This review of the highly anticipated Peter Jackson film adaptation of The Lovely Bones should come with a small caveat. I was not a fan of the 2002 bestselling book by Alice Sebold, and therefore not among those delighted to see that literary sensation translated to the big screen. For me, there was something cloying, maudlin, and self-consciously, fussily poetic about Sebold’s new-agey novel about a 14-year-old girl Susie Salmon (Saoirse Ronan) who in 1973 is raped, killed, and dismembered by the neighborhood serial killer and then looks down on the family she has left behind from her heavenly perch.

Jackson’s film version takes a book that might seem impossible to adapt and marries it to his demonstrated taste for the fantastic. Where some directors might be intimidated by representing Susie’s celestial afterlife, Jackson is off the leash, dreaming up crazed phantasmagorias: life-size sailing ships encased in glass bottles crashing on the shore of a dire, dark beachhead, Susie sailing through a cartoonish wintry landscape on a sleigh pulled by a tiny black pug. It’s trippy, surreal, a mix of a ’70s-era Seventeen magazine and a Pink Floyd album cover.
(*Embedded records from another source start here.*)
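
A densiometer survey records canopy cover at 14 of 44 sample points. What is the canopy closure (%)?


Formula: Canopy closure = covered points / total points * 100
Closure = 14 / 44 * 100
Closure = 0.3182 * 100 = 31.8%

31.8


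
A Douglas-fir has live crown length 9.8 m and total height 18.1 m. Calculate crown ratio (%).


Formula: Crown Ratio = (Crown Length / Total Height) * 100
CR = (9.8 m / 18.1 m) * 100
CR = 0.5414 * 100 = 54.1%

54.1


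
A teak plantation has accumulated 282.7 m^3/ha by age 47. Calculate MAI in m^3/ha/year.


Formula: MAI = Total Volume / Stand Age
MAI = 282.7 m^3/ha / 47 years
MAI = 6.01 m^3/ha/year

6.01


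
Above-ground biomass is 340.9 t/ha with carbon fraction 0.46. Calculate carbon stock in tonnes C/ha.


Formula: Carbon Stock = Biomass * Carbon Fraction
C = 340.9 t/ha * 0.46
C = 156.8 t C/ha

156.8


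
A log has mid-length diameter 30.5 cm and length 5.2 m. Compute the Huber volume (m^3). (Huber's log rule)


Huber: V = Am * L,  Am = pi*(Dm/200)^2
Am = pi*(30.5/200)^2 = 0.073062 m^2
V = 0.073062*5.2 = 0.3799 m^3

0.3799


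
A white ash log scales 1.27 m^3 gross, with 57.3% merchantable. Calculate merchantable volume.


Formula: MV = V_total * (merchantable_pct / 100)
Merchantable fraction = 57.3% / 100 = 0.573
MV = 1.27 m^3 * 0.573 = 0.728 m^3

0.728


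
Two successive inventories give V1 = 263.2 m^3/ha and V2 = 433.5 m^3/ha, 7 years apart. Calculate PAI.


Formula: PAI = (V_T2 - V_T1) / (T2 - T1)
Volume increment = 433.5 - 263.2 = 170.3 m^3/ha
PAI = 170.3 / 7 = 24.33 m^3/ha/year

24.33


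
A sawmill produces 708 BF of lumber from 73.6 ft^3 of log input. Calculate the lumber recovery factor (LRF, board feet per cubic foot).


Formula: LRF = Lumber Output (BF) / Log Input (ft^3)
LRF = 708 BF / 73.6 ft^3
LRF = 9.62 BF/ft^3

9.62


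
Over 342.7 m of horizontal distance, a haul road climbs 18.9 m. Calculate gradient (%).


Formula: Gradient = rise / run * 100
Gradient = 18.9 / 342.7 * 100 = 5.5%

5.5


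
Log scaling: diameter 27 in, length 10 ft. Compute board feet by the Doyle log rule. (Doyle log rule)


Doyle: BF = (D - 4)^2 * L / 16
Adjusted diameter = 27 - 4 = 23 in
(D-4)^2 = 23^2 = 529
BF = 529 * 10 / 16 = 331 BF

331


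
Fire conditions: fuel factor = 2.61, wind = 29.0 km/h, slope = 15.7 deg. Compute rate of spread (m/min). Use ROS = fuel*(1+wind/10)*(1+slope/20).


Formula: ROS = fuel * (1 + wind/10) * (1 + slope/20)
Wind factor = 1 + 29.0/10 = 3.9
Slope factor = 1 + 15.7/20 = 1.785
ROS = 2.61 * 3.9 * 1.785 = 18.17 m/min

18.17


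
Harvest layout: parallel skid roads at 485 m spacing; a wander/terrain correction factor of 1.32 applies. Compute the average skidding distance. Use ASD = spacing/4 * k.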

Fantasy has clearly become what Jackson is now known for, but the realistic sequences of The Lovely Bones are more emotionally enthralling, especially the cramped, chaotic but cozy familial home front. Jackson’s portrait of the intimate neighborhood of split levels, child-filled sidewalks, and a bustling shopping mall (look for a cameo by Jackson) recalls the similarly compelling snow globe picture of the past in Sofia Coppola’s The Virgin Suicides. Despite the wondrous beauty of Susie’s afterlife, we feel her pain at being trapped outside of that warm, vibrant reality. Also notable is the horrifying realism of the scene where Susie is lured into the secret lair built by her murderous neighbor George Harvey (an impressively icky Stanley Tucci). It’s a dank underground cave decorated with junky tchotchkes and childish touches meant to brighten the homemade hell where Susie meets her end. In a demonstration of admirable restraint, Jackson does not picture the details of Susie’s death the way another more sensation-minded filmmaker might have.

While Susie wanders through her Own Private Afterlife, her distraught parents contend with their loss. Dad Jack (Mark Wahlberg) never gives up hope and presses the local cops to keep looking for her kidnapper. Susie’s weirdly impassive mom Abigail (Rachel Weisz) wants to move on and bury the past.

There is much to recommend in Jackson’s The Lovely Bones, beyond its flair for the time period, in its unconventionally lovely and arresting lead Saoirse Ronan (who made such an impression in Atonement) who carries the film on her back.

But the film’s inescapable flaw is, ironically, Jackson’s special effects artistry. At their best, the sequences are astounding, dramatic visualizations of the intense feelings of a sensitive teenage girl. At their worst, all of that CGI technology is akin to a birthday boy being told he can eat his entire birthday cake. One slice is good, but the whole cake can induce a stomach ache.

Though one of Jackson’s best films is his emotionally intense 1994 film Heavenly Creatures, about the scary, ultimately murderous bond between two young girls, Jackson has since become most identified with the astounding visual universe and cinematic magic of J.R.R. Tolkien’s Lord of the Rings trilogy. The emotional core of The Lovely Bones should be closer to Heavenly Creatures, but Jackson has sacrificed feeling for effect. Adrift in her magical, ever-changing heaven, Susie seems less and less like a girl and more like a character in a video game.

To its partial credit, Jackson’s film is not untrue to the tone of Sebold’s novel, which has its cloying and excessive elements as well. Perhaps fans of the novel will respond to the shared tone of book and film. For others, the film may feel like a disappointment, especially because Jackson is most certainly not one of those effects-centric blockbuster franchise kings lacking evidence of a soul. Jackson is an interesting talent, steeped in the counterculture (what other director would choose the Cocteau Twins for his soundtrack?) and has a sensitivity in representing outsider points of view evident in the way he made even the love affair between an ape and a blonde heart-wrenching in King Kong. But in reaching for the soulfulness in this young girl’s plight, Jackson seems to have lost his at the temple of CGI.